In 1994, Mr Bëso and his family came to the UK as refugees and built a new life in the North East. Today, he teaches architecture at Newcastle University and has played a key role in organising Holocaust Memorial Day and Bosnian Genocide commemorations across the country.
In 2020, he founded the Bosnian Genocide Educational Trust, and he was recognised with an OBE for services to genocide education and commemoration in the 2023 New Year Honours List.
Mr Bëso said: “The Bosnian Genocide happened in the heart of Europe just 50 years on from the Holocaust. The lesson from Bosnia is that we must never be complacent or take peace for granted because it exposed how vulnerable and fragile society can be. Learning from the Holocaust, and subsequent genocides like the one in Bosnia, can enhance our understanding of possible warning signs or patterns and, most importantly, it can better equip us to actively work towards preventing future atrocities. Peace isn’t simply the absence of war; it is our everyday actions through which war is made less likely. That is the true nature of peace.”
During his stay in Jersey, he will also be sharing his experiences with secondary school students and appearing at Jersey Arts Centre on the evening of Thursday, 25 January 2024.
Mr Bëso added: “In three and a half years of aggression against Bosnia, more than a 100,000 people were killed, tens of thousands of women and young girls were raped, more than two million people were displaced or became refugees, as well as endless destruction of the built environment and cultural heritage.”
HMD is an international act of remembrance held on 27 January, the day the camps at Auschwitz were liberated. The local commemoration takes place in the Occupation Tapestry Gallery at the
Maritime Museum and at the Lighthouse Memorial – which remembers 21 Islanders who perished in the German camp system – on the New North Quay.
Since 2002, it has been organised by the HMD Committee Jersey, working with Jersey Heritage, which has recently taken over responsibility for the event on behalf of the Office of the Bailiff. Former committee member Paula Thelwell is continuing her role as a member of the newly formed HMD Interim Advisory Panel to Jersey Heritage.

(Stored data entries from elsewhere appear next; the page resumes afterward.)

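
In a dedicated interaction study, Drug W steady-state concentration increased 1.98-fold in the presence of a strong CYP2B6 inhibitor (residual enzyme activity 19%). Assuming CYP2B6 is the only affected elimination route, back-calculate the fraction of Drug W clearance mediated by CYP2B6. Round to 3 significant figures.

0.611

Let fm be the CYP2B6 fraction. New clearance relative to baseline = fm × 0.19 + (1 − fm).
Steady-state concentration ratio = 1 / (new CL fraction), so new CL fraction = 1 / 1.98 = 0.5051.
fm × 0.19 + 1 − fm = 0.5051  ⇒  fm × (0.19 − 1) = −0.4949  ⇒  fm = 0.611.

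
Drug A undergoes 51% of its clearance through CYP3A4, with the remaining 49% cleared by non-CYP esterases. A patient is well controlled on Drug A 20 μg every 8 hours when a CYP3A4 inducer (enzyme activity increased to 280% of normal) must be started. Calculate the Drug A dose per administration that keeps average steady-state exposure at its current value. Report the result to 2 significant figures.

The CYP3A4 pathway (51% of clearance) is boosted to 2.8× activity: 0.51 × 2.8 = 1.428.
The remaining 49% of clearance is unaffected.
Relative clearance = 1.428 + 0.49 = 1.918.
To maintain the same steady-state level, dose must scale with clearance: new dose = 20 × 1.918 = 38 μg.

38 μg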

She said: “The purpose of Holocaust Memorial Day is to remember modern acts of genocides in Cambodia, Rwanda, Bosnia and Darfur, as well the six million Jews murdered during the Holocaust. It also remembers millions of victims of Nazi persecution, including people with physical disabilities or mental illness, gay men, political opponents and resistance fighters. Smajo Bëso is a survivor of a genocide that took place on European soil just 30 years ago. His recollections of his family’s suffering will add great poignancy to the commemoration.”

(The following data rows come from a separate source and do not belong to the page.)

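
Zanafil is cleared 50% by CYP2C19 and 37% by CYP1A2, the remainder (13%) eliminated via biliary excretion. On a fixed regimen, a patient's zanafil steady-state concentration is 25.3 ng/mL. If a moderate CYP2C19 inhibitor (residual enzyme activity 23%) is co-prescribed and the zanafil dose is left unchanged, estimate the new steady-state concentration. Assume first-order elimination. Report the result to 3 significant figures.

The CYP2C19 pathway (50% of clearance) falls to 0.23× activity: 0.5 × 0.23 = 0.115.
CYP1A2 (37%) and the residual 13% are unaffected.
New clearance relative to baseline: 0.115 + 0.37 + 0.13 = 0.615.
With dosing unchanged, steady-state concentration scales as 1/CL: 25.3 / 0.615 = 41.1 ng/mL.

41.1 ng/mL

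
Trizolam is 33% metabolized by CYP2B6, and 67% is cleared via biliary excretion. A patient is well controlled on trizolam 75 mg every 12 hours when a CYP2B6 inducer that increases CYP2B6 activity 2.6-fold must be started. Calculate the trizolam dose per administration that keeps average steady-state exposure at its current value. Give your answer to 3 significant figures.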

- Jersey’s Holocaust Memorial Day commemoration will take place at 2pm on Saturday, 27 January 2024 in the Occupation Tapestry Gallery at the Jersey Maritime Museum and at the Lighthouse Memorial on the New North Quay. Members of the public are welcome to attend.
- ‘An Audience with Smajo Bëso’ is at 8pm on Thursday, 25 January 2024 at Jersey Arts Centre. Tickets will be available from the Jersey Arts Centre Box Office in the New Year.